After a recent vacation, Christopher Penn, vice president of marketing technology with SHIFT Communications, returned to find 1,500 messages. Three hours later, he was down to eight-and he answered my email.
How did he do it? He uses what is known as the “inbox zero” methodology: Do, Defer, Delegate, or Delete.
“First pass, I delete all the crap,” he says. “Then I do a defer/delegate pass, identifying what mail can be handled later or by someone else. Finally, I tackle the do pass, where I respond quickly to things that can appropriately have a fast response.”
2. Shift conversations to a social platform.
“Shift as many conversations as you can to a collaborative tool instead of email,” says Shel Holtz of Holtz Communication + Technology. “Internally, something like Yammer or Chatter can be more effective anyway.”
3. Don’t needlessly cc—or CYA.
“The problem isn’t the volume of email, or even the tool itself,” writes Sean Williams, owner of Communication AMMO and chair of the Public Relations Society of America Employee Communication Section. “The problem is too much Cover Your Ass…ets.”
Few, he says, think through to what they want the recipients to think, feel or do as a result of receiving the email. Instead, they fill up the “to” and “cc” lines with everyone who might be vaguely interested. That means too much irrelevant content and not enough action, he says.
4. Put your email on a diet.
People have forgotten how to write effectively—too much fluff and not enough nutrition, Williams says. The key to making email work is to start with understanding the audience and objective for your email. For starters, he says, ask yourself whether email is the right tool. Then make every word tell (cf. Strunk and White).
5. Take a hike.
One of Williams’ clients suggests that instead of sending emails, walk down the hall and talk in person. Another uses Microsoft Lync and IMs for quick questions or availability for a phone conversation. The same client “is also betting big on using internal social networking to make connections easier and quicker, and hopes to reduce email use in the process,” he says.
6. Try Gmail.
If you’re not in a rigid corporate environment, Holtz says, channel your email into Gmail, where everything you don’t delete is searchable. “Also, start using Google’s Inbox app, which clusters emails into logical groups that make it easier to get through them,” he says.
Try setting up filters to send emails you know you don’t want straight to trash or the appropriate folder, Holtz says.
7. Redirect staffer’s non-business announcements to a single email.
Ginny Hermann, communications manager at the Omaha-based Home Instead Senior Care network, says her company sends out a 9 a.m. internal email called “The Daily Dish.” It is filled with staffers’ announcements and has helped reduce the once-unavoidable flood of emails.
“When we first star ted, email was the only way, other than showing up at somebody’s desk or door, that anybody knew what was going on here at the home office,” she says. “You’d get everything from really business-related emails to ‘Hey, I have tickets to the Huskers game Saturday. Who wants them?’ It wasn’t unheard of that you’d get 50 emails a day.”

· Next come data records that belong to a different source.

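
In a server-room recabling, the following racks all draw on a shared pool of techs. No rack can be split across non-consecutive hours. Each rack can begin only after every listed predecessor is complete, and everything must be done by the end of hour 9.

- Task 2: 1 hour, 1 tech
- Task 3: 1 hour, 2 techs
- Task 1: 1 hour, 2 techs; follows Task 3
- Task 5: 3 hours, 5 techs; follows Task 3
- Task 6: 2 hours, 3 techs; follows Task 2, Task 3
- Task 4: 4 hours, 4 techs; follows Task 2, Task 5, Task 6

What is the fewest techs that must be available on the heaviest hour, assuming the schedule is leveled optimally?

8

Early-start (Task 2@1, Task 3@1, Task 1@2, Task 5@2, Task 6@2, Task 4@5) gives peak 10: h1:3  h2:10  h3:8  h4:5  h5:4  h6:4  h7:4  h8:4  h9:0.
Shift Task 6→3.
Schedule Task 2@1, Task 3@1, Task 1@2, Task 5@2, Task 6@3, Task 4@5: h1:3  h2:7  h3:8  h4:8  h5:4  h6:4  h7:4  h8:4  h9:0 — peak 8.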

8. Use your corn flakes time.
Maybe you have good intentions, but never get to those emails full of links from a newspaper or organization on your must-read list. Try skimming the headlines over breakfast, says Heather Guenther, communications specialist at the University of Michigan Health System’s Center for Healthcare Research and Transformation.

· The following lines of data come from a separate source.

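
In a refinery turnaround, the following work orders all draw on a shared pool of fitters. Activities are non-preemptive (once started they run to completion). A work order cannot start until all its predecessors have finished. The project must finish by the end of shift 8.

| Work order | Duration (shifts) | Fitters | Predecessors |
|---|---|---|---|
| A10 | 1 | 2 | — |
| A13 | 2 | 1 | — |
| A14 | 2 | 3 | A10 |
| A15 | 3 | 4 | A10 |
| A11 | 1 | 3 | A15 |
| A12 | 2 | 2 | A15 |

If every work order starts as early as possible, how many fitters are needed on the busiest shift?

8

Early-start schedule: A10@1, A13@1, A14@2, A15@2, A11@5, A12@5.
Load per shift: shift 1: 3, shift 2: 8, shift 3: 7, shift 4: 4, shift 5: 5, shift 6: 2, shift 7: 0, shift 8: 0.
Peak is 8.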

“I’m usually groggy until I’ve had a cup of coffee, so combining reading—-not responding to—emails while waking up helps me get a sense for what health care news may have broken overnight and plan my day accordingly,” she says.
9. Make your emails easy to scan.
Good email behavior has its altruistic side: saving time for others. Guenther praises Michigan Radio because its format—headlines at the top link to short synopses below—offers a quick overview and makes it easy for recipients to know which topics warrant further exploration.
“I can dive deeper into the stories that most interest me, while still getting a sense for the non-health-policy developing stories,” she says.